Hamas on Monday shrugged off calls for reconciliation with Fatah, saying its secular rival must prove its seriousness by freeing prisoners.
"These declarations lack seriousness and credibility, they make no sense in light of the continued arrests and torture [of Hamas members] in Fatah prisons in the West Bank," said Hamas spokesman Sami Abu Zuhri, in response to an appeal by Fatah for the two factions to start talking.
"The only real way towards reconciliation is to stop the arrests, free the detainees and allow the movement's charities to start helping the Palestinian people again," he told AFP.
Hamas and Fatah are bitter opponents which have carried out periodic arrests of each other's members, often holding detainees without charge or trial and routinely trading allegations of prisoner abuse.
"The formation of a national unity government can only be achieved in the context of an all-encompassing national solution and not a partial one," he said, referring to calls for the establishment of a coalition which would rule until parliamentary elections can be held at some point before September.
Senior Hamas leader Ismail Radwan said the group was looking at a new interpretation of reconciliation -- one which would ensure a partnership with all the political factions.
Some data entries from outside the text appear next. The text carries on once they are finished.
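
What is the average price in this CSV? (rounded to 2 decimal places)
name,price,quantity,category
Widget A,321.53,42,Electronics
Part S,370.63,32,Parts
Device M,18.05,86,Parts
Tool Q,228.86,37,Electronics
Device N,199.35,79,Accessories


Computing average price:
Values: [321.53, 370.63, 18.05, 228.86, 199.35]
Sum = 1138.42
Count = 5
Average = 1138.42/5 = 227.684 exactly -> 227.68 (rounded half-up to 2 decimal places)

227.68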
"Hamas is involved in talks with the national factions to build a vision of national reconciliation on a new basis of preserving the national constants, far from the meaningless concessions and pressure from the American administration and the Zionist enemy," he said in a statement.
Their comments were made a day after a senior Fatah member called for the two movements to reconcile their differences.
"In the national interest, the Fatah movement underlines the need to respond to the demands of the Palestinian people to put an end to the division with a view to ending the occupation," said Azzam Al-Ahmad.
"We are ready to meet the Hamas leadership so that the Egyptian document can be signed," he added, referring to a Cairo-brokered deal which was endorsed by Fatah but rejected by Hamas.
The rivalry between the factions, which dates back to the early 1990s, soured dramatically after Hamas won elections in 2006 and, a year later, seized control of Gaza after deadly street fighting with Fatah.
Since then, the Palestinian territories have been effectively split in two, with the Fatah-dominated Palestinian Authority confined to the West Bank.
Repeated attempts at getting the two parties to reconcile their differences have led nowhere, and the Egyptian regime of Hosni Mubarak, which played a key role in reconciliation efforts, is now firmly out of the picture.